5/1 adjustable-rate mortgages
A 5/1 adjustable-rate mortgage has an average rate of 3.10%, a decrease of 1 basis point from the same time last week. For the first five years, you’ll usually get a lower interest rate with a 5/1 adjustable-rate mortgage compared to a 30-year fixed mortgage. However, changes in the market might cause your interest rate to increase after that time, as detailed in the terms of your loan. Because of this, an adjustable-rate mortgage could be a good option if you plan to sell or refinance your house before the rate changes. Otherwise, shifts in the market means your interest rate might be significantly higher once the rate adjusts.
Mortgage rate trends
We use information collected by Bankrate, which is owned by the same parent company as CNET, to track changes in these daily rates. This table summarizes the average rates offered by lenders nationwide:
Current average mortgage interest rates
|Loan type||Interest rate||A week ago||Change|
|30-year fixed rate||3.08%||3.09%||-0.01|
|15-year fixed rate||2.37%||2.37%||N/C|
|30-year jumbo mortgage rate||3.14%||3.16%||-0.02|
|30-year mortgage refinance rate||3.13%||3.15%||-0.02|
Updated on May 28, 2021.
How to shop for the best mortgage rate
To find a personalized mortgage rate, talk to your local mortgage broker or use an online mortgage service. When researching home mortgage rates, consider your goals and current financial situation. Specific interest rates will vary based on factors including credit score, down payment, debt-to-income ratio and loan-to-value ratio. Generally, you want a good credit score, a higher down payment, a lower DTI and a lower LTV to get a lower interest rate. The interest rate isn’t the only factor that affects the cost of your home — be sure to also consider other factors such as fees, closing costs, taxes and discount points. You should talk to multiple lenders — for example, local and national banks, credit unions and online lenders — and comparison shop to find the best mortgage for you.
What is a good loan term?
When picking a mortgage, it’s important to consider the loan term, or payment schedule. The most common loan terms are 15 years and 30 years, although 10-, 20- and 40-year mortgages also exist. Mortgages are further divided into fixed-rate and adjustable-rate mortgages. For fixed-rate mortgages, interest rates are the same for the life of the loan. Unlike a fixed-rate mortgage, the interest rates for an adjustable-rate mortgage are only set for a certain amount of time (commonly five, seven or 10 years). After that, the rate adjusts annually based on the current interest rate in the market.

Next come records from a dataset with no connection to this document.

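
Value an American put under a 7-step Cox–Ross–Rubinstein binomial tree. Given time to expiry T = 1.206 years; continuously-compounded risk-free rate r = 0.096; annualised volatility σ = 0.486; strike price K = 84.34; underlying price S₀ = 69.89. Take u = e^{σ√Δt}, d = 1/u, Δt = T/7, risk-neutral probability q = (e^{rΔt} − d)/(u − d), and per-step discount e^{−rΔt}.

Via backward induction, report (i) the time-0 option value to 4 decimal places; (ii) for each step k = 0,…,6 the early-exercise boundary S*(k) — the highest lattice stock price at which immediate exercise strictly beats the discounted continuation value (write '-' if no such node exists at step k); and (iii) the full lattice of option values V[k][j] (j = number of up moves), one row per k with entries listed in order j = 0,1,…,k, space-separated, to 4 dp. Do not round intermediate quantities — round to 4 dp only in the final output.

price = 19.8577
boundary = - - 46.6873 57.1224 46.6873 57.1224 69.8900
tree:
19.8577
27.8459 12.2446
37.6527 18.6174 6.0489
46.1816 27.2176 10.3273 1.8155
53.1524 37.6527 17.1257 3.6248 0.0000
58.8498 46.1816 27.2176 7.2373 0.0000 0.0000
63.5064 53.1524 37.6527 14.4500 0.0000 0.0000 0.0000
67.3123 58.8498 46.1816 27.2176 0.0000 0.0000 0.0000 0.0000

Δt=0.17229  u=1.22351  d=0.81732  q=0.49080  discount=0.98360
step 7 (expiry): payoffs max(K−S,0) = 67.3123 58.8498 46.1816 27.2176 0.0000 0.0000 0.0000 0.0000
step 6: (k=6,j=0): S=20.8336, (K−S)⁺=63.5064, hold=62.1229 ⇒ V=63.5064 exercise | (k=6,j=1): S=31.1876, (K−S)⁺=53.1524, hold=51.7689 ⇒ V=53.1524 exercise | (k=6,j=2): S=46.6873, (K−S)⁺=37.6527, hold=36.2693 ⇒ V=37.6527 exercise | (k=6,j=3): S=69.8900, (K−S)⁺=14.4500, hold=13.6320 ⇒ V=14.4500 exercise | (k=6,j=4): S=104.6241, (K−S)⁺=0.0000, hold=0.0000 ⇒ V=0.0000 continue | (k=6,j=5): S=156.6204, (K−S)⁺=0.0000, hold=0.0000 ⇒ V=0.0000 continue | (k=6,j=6): S=234.4579, (K−S)⁺=0.0000, hold=0.0000 ⇒ V=0.0000 continue  boundary S*=69.8900
step 5: (k=5,j=0): S=25.4902, (K−S)⁺=58.8498, hold=57.4663 ⇒ V=58.8498 exercise | (k=5,j=1): S=38.1584, (K−S)⁺=46.1816, hold=44.7981 ⇒ V=46.1816 exercise | (k=5,j=2): S=57.1224, (K−S)⁺=27.2176, hold=25.8341 ⇒ V=27.2176 exercise | (k=5,j=3): S=85.5113, (K−S)⁺=0.0000, hold=7.2373 ⇒ V=7.2373 continue | (k=5,j=4): S=128.0088, (K−S)⁺=0.0000, hold=0.0000 ⇒ V=0.0000 continue | (k=5,j=5): S=191.6269, (K−S)⁺=0.0000, hold=0.0000 ⇒ V=0.0000 continue  boundary S*=57.1224
step 4: (k=4,j=0): S=31.1876, (K−S)⁺=53.1524, hold=51.7689 ⇒ V=53.1524 exercise | (k=4,j=1): S=46.6873, (K−S)⁺=37.6527, hold=36.2693 ⇒ V=37.6527 exercise | (k=4,j=2): S=69.8900, (K−S)⁺=14.4500, hold=17.1257 ⇒ V=17.1257 continue | (k=4,j=3): S=104.6241, (K−S)⁺=0.0000, hold=3.6248 ⇒ V=3.6248 continue | (k=4,j=4): S=156.6204, (K−S)⁺=0.0000, hold=0.0000 ⇒ V=0.0000 continue  boundary S*=46.6873
step 3: (k=3,j=0): S=38.1584, (K−S)⁺=46.1816, hold=44.7981 ⇒ V=46.1816 exercise | (k=3,j=1): S=57.1224, (K−S)⁺=27.2176, hold=27.1258 ⇒ V=27.2176 exercise | (k=3,j=2): S=85.5113, (K−S)⁺=0.0000, hold=10.3273 ⇒ V=10.3273 continue | (k=3,j=3): S=128.0088, (K−S)⁺=0.0000, hold=1.8155 ⇒ V=1.8155 continue  boundary S*=57.1224
step 2: (k=2,j=0): S=46.6873, (K−S)⁺=37.6527, hold=36.2693 ⇒ V=37.6527 exercise | (k=2,j=1): S=69.8900, (K−S)⁺=14.4500, hold=18.6174 ⇒ V=18.6174 continue | (k=2,j=2): S=104.6241, (K−S)⁺=0.0000, hold=6.0489 ⇒ V=6.0489 continue  boundary S*=46.6873
step 1: (k=1,j=0): S=57.1224, (K−S)⁺=27.2176, hold=27.8459 ⇒ V=27.8459 continue | (k=1,j=1): S=85.5113, (K−S)⁺=0.0000, hold=12.2446 ⇒ V=12.2446 continue  boundary S*=-
step 0: (k=0,j=0): S=69.8900, (K−S)⁺=14.4500, hold=19.8577 ⇒ V=19.8577 continue  boundary S*=-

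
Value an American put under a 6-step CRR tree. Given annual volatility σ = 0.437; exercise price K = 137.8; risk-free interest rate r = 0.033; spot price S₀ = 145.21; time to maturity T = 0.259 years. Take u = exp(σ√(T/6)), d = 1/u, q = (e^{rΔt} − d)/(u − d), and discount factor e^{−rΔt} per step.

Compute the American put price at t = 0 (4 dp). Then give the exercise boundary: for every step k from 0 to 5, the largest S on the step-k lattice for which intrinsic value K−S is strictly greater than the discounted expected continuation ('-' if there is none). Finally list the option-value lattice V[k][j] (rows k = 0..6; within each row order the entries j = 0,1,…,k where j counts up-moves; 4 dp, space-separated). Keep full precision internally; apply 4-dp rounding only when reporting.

Δt=0.04317  u=1.09504  d=0.91321  q=0.48516  discount=0.99858
step 6 (expiry): payoffs max(K−S,0) = 53.5811 36.8115 16.7028 0.0000 0.0000 0.0000 0.0000
step 5: (k=5,j=0): S=92.2233, (K−S)⁺=45.5767, hold=45.3806 ⇒ V=45.5767 exercise | (k=5,j=1): S=110.5867, (K−S)⁺=27.2133, hold=27.0171 ⇒ V=27.2133 exercise | (k=5,j=2): S=132.6067, (K−S)⁺=5.1933, hold=8.5871 ⇒ V=8.5871 continue | (k=5,j=3): S=159.0112, (K−S)⁺=0.0000, hold=0.0000 ⇒ V=0.0000 continue | (k=5,j=4): S=190.6734, (K−S)⁺=0.0000, hold=0.0000 ⇒ V=0.0000 continue | (k=5,j=5): S=228.6402, (K−S)⁺=0.0000, hold=0.0000 ⇒ V=0.0000 continue  boundary S*=110.5867
step 4: (k=4,j=0): S=100.9885, (K−S)⁺=36.8115, hold=36.6154 ⇒ V=36.8115 exercise | (k=4,j=1): S=121.0972, (K−S)⁺=16.7028, hold=18.1508 ⇒ V=18.1508 continue | (k=4,j=2): S=145.2100, (K−S)⁺=0.0000, hold=4.4147 ⇒ V=4.4147 continue | (k=4,j=3): S=174.1241, (K−S)⁺=0.0000, hold=0.0000 ⇒ V=0.0000 continue | (k=4,j=4): S=208.7956, (K−S)⁺=0.0000, hold=0.0000 ⇒ V=0.0000 continue  boundary S*=100.9885
step 3: (k=3,j=0): S=110.5867, (K−S)⁺=27.2133, hold=27.7186 ⇒ V=27.7186 continue | (k=3,j=1): S=132.6067, (K−S)⁺=5.1933, hold=11.4703 ⇒ V=11.4703 continue | (k=3,j=2): S=159.0112, (K−S)⁺=0.0000, hold=2.2696 ⇒ V=2.2696 continue | (k=3,j=3): S=190.6734, (K−S)⁺=0.0000, hold=0.0000 ⇒ V=0.0000 continue  boundary S*=-
step 2: (k=2,j=0): S=121.0972, (K−S)⁺=16.7028, hold=19.8074 ⇒ V=19.8074 continue | (k=2,j=1): S=145.2100, (K−S)⁺=0.0000, hold=6.9966 ⇒ V=6.9966 continue | (k=2,j=2): S=174.1241, (K−S)⁺=0.0000, hold=1.1668 ⇒ V=1.1668 continue  boundary S*=-
step 1: (k=1,j=0): S=132.6067, (K−S)⁺=5.1933, hold=13.5728 ⇒ V=13.5728 continue | (k=1,j=1): S=159.0112, (K−S)⁺=0.0000, hold=4.1623 ⇒ V=4.1623 continue  boundary S*=-
step 0: (k=0,j=0): S=145.2100, (K−S)⁺=0.0000, hold=8.9944 ⇒ V=8.9944 continue  boundary S*=-

price = 8.9944
boundary = - - - - 100.9885 110.5867
tree:
8.9944
13.5728 4.1623
19.8074 6.9966 1.1668
27.7186 11.4703 2.2696 0.0000
36.8115 18.1508 4.4147 0.0000 0.0000
45.5767 27.2133 8.5871 0.0000 0.0000 0.0000
53.5811 36.8115 16.7028 0.0000 0.0000 0.0000 0.0000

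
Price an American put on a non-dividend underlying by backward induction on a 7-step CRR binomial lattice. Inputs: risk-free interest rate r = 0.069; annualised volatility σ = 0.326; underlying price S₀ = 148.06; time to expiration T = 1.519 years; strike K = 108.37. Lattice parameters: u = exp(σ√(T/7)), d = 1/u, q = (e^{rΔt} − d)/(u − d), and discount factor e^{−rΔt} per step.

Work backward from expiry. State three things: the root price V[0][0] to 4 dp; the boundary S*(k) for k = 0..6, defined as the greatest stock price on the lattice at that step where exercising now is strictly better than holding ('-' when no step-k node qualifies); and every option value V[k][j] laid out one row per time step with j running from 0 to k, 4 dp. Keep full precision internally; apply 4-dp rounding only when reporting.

Δt=0.21700, u=1.16400, d=0.85911, q=0.51159, disc=e^(-rΔt)=0.98514
k=7 terminal: V=max(K-S,0) → 57.2289 39.0793 14.4885 0.0000 0.0000 0.0000 0.0000 0.0000
k=6: j=0 S=59.5281 intr=48.8419 cont=47.2313 V=48.8419[EX]; j=1 S=80.6543 intr=27.7157 cont=26.1052 V=27.7157[EX]; j=2 S=109.2780 intr=0.0000 cont=6.9712 V=6.9712[hold]; j=3 S=148.0600 intr=0.0000 cont=0.0000 V=0.0000[hold]; j=4 S=200.6055 intr=0.0000 cont=0.0000 V=0.0000[hold]; j=5 S=271.7991 intr=0.0000 cont=0.0000 V=0.0000[hold]; j=6 S=368.2589 intr=0.0000 cont=0.0000 V=0.0000[hold]  S*(6)=80.6543
k=5: j=0 S=69.2907 intr=39.0793 cont=37.4688 V=39.0793[EX]; j=1 S=93.8815 intr=14.4885 cont=16.8489 V=16.8489[hold]; j=2 S=127.1994 intr=0.0000 cont=3.3542 V=3.3542[hold]; j=3 S=172.3417 intr=0.0000 cont=0.0000 V=0.0000[hold]; j=4 S=233.5046 intr=0.0000 cont=0.0000 V=0.0000[hold]; j=5 S=316.3739 intr=0.0000 cont=0.0000 V=0.0000[hold]  S*(5)=69.2907
k=4: j=0 S=80.6543 intr=27.7157 cont=27.2948 V=27.7157[EX]; j=1 S=109.2780 intr=0.0000 cont=9.7974 V=9.7974[hold]; j=2 S=148.0600 intr=0.0000 cont=1.6139 V=1.6139[hold]; j=3 S=200.6055 intr=0.0000 cont=0.0000 V=0.0000[hold]; j=4 S=271.7991 intr=0.0000 cont=0.0000 V=0.0000[hold]  S*(4)=80.6543
k=3: j=0 S=93.8815 intr=14.4885 cont=18.2733 V=18.2733[hold]; j=1 S=127.1994 intr=0.0000 cont=5.5275 V=5.5275[hold]; j=2 S=172.3417 intr=0.0000 cont=0.7765 V=0.7765[hold]; j=3 S=233.5046 intr=0.0000 cont=0.0000 V=0.0000[hold]  S*(3)=-
k=2: j=0 S=109.2780 intr=0.0000 cont=11.5781 V=11.5781[hold]; j=1 S=148.0600 intr=0.0000 cont=3.0509 V=3.0509[hold]; j=2 S=200.6055 intr=0.0000 cont=0.3736 V=0.3736[hold]  S*(2)=-
k=1: j=0 S=127.1994 intr=0.0000 cont=7.1085 V=7.1085[hold]; j=1 S=172.3417 intr=0.0000 cont=1.6563 V=1.6563[hold]  S*(1)=-
k=0: j=0 S=148.0600 intr=0.0000 cont=4.2550 V=4.2550[hold]  S*(0)=-

price = 4.2550
boundary = - - - - 80.6543 69.2907 80.6543
tree:
4.2550
7.1085 1.6563
11.5781 3.0509 0.3736
18.2733 5.5275 0.7765 0.0000
27.7157 9.7974 1.6139 0.0000 0.0000
39.0793 16.8489 3.3542 0.0000 0.0000 0.0000
48.8419 27.7157 6.9712 0.0000 0.0000 0.0000 0.0000
57.2289 39.0793 14.4885 0.0000 0.0000 0.0000 0.0000 0.0000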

When deciding between a fixed-rate and adjustable-rate mortgage, you should think about how long you plan to live in your home. Fixed-rate mortgages might be a better fit if you plan on staying in a home for a while. Fixed-rate mortgages offer greater stability over time in comparison to adjustable-rate mortgages, but adjustable-rate mortgages may offer lower interest rates upfront. However you may get a better deal with an adjustable-rate mortgage if you’re only planning to keep your home for a couple years. There is no best loan term as a general rule; it all depends on your goals and your current financial situation. Be sure to do your research and think about your own priorities when choosing a mortgage.